The tracks on Social Engineering (which are perfectly mastered by Rashad Becker by the way), were originally conceived as a radio hörspiel for the Sudwestrundfunk/ARD but it definitely deserves a wider listen. The vinyl version contains all of the ‘lyrics’ printed but I guess the tracks are pretty self-explanatory in itself. Stay aware!



The music of Alva Noto (Carsten Nicolai) often comes in series, such as the acclaimed series Xerrox I-IV (which, judging by the cover layout, still waits for edition V). The HYbr:ID series has now reached its third chapter, after I (2021) and II (2023). And like its predecessors, it has an unmatched sophisticated sound design – only a few can create electronic sounds like Alva Noto can.

The ‘soundscape of meditative and resonant tones’ Alva Noto creates draws its inspiration from ‘Noh, a traditional Japanese musical drama dating back to the 14th century. The album reflects the genre’s distinctive rhythmic movements and its nuanced expression of emotions through subtle gestures.’
I’m not familiar with Noh to say anything about this, but I can hear what Nicolai means when he says that he wants the tracks ‘to possess a sculptural quality’.

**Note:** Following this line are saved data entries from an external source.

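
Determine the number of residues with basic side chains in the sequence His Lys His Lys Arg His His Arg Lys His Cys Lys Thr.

Lysine (K), arginine (R), and histidine (H) have basic, nitrogen-containing side chains.
Matching residues: His1, Lys2, His3, Lys4, Arg5, His6, His7, Arg8, Lys9, His10, Lys12.

11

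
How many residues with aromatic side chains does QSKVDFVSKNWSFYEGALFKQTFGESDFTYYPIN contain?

The aromatic amino acids are Phe (F, benzyl), Trp (W, indole), and Tyr (Y, phenol).
Matching residues: F6, W11, F13, Y14, F19, F23, F28, Y30, Y31.

9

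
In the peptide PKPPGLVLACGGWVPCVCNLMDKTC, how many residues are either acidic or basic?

Acidic: D, E. Basic: H, K, R.
Acidic residues here: D22 (1).
Basic residues here: K2, K23 (2).
The two groups share no amino acid, so total = 1 + 2 = 3.

3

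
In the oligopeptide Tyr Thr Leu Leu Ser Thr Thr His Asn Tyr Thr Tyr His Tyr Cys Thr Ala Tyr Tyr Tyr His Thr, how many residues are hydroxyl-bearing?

S, T, and Y are the three residues with a side-chain hydroxyl.
Matching residues: Tyr1, Thr2, Ser5, Thr6, Thr7, Tyr10, Thr11, Tyr12, Tyr14, Thr16, Tyr18, Tyr19, Tyr20, Thr22.

14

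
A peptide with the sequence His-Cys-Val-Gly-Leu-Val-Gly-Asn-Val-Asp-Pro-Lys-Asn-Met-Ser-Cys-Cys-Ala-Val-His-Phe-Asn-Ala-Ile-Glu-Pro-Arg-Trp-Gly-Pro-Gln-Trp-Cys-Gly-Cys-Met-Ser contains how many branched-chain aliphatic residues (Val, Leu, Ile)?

6

Matching residues: Val3, Leu5, Val6, Val9, Val19, Ile24.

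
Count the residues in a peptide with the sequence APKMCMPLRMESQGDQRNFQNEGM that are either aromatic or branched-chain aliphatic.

Aromatic: F, W, Y. Branched-chain aliphatic: I, L, V.
Aromatic residues here: F19 (1).
Branched-chain aliphatic residues here: L8 (1).
The two groups share no amino acid, so total = 1 + 1 = 2.

2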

“The HYbr:ID series is Carsten Nicolai’s ongoing research into heterogeneous compositional methods that converge in music fusing geometries, dystopias, and scientific references. The sounds oscillate between stylized, dilated rhythms and dreamy atmospheres generated by high and low frequencies.”

The thirteen compositions on this album were also commissioned to score Richard Siegals Ballet of (Dis)Obedience. When you are in Rome before August 2025 this year, visit the #Chamber Music at the Macro Museum to experience the music of HYbr:ID in an exhibition setting.

But I strongly recommend enjoying this on a decent and capable sound system at home.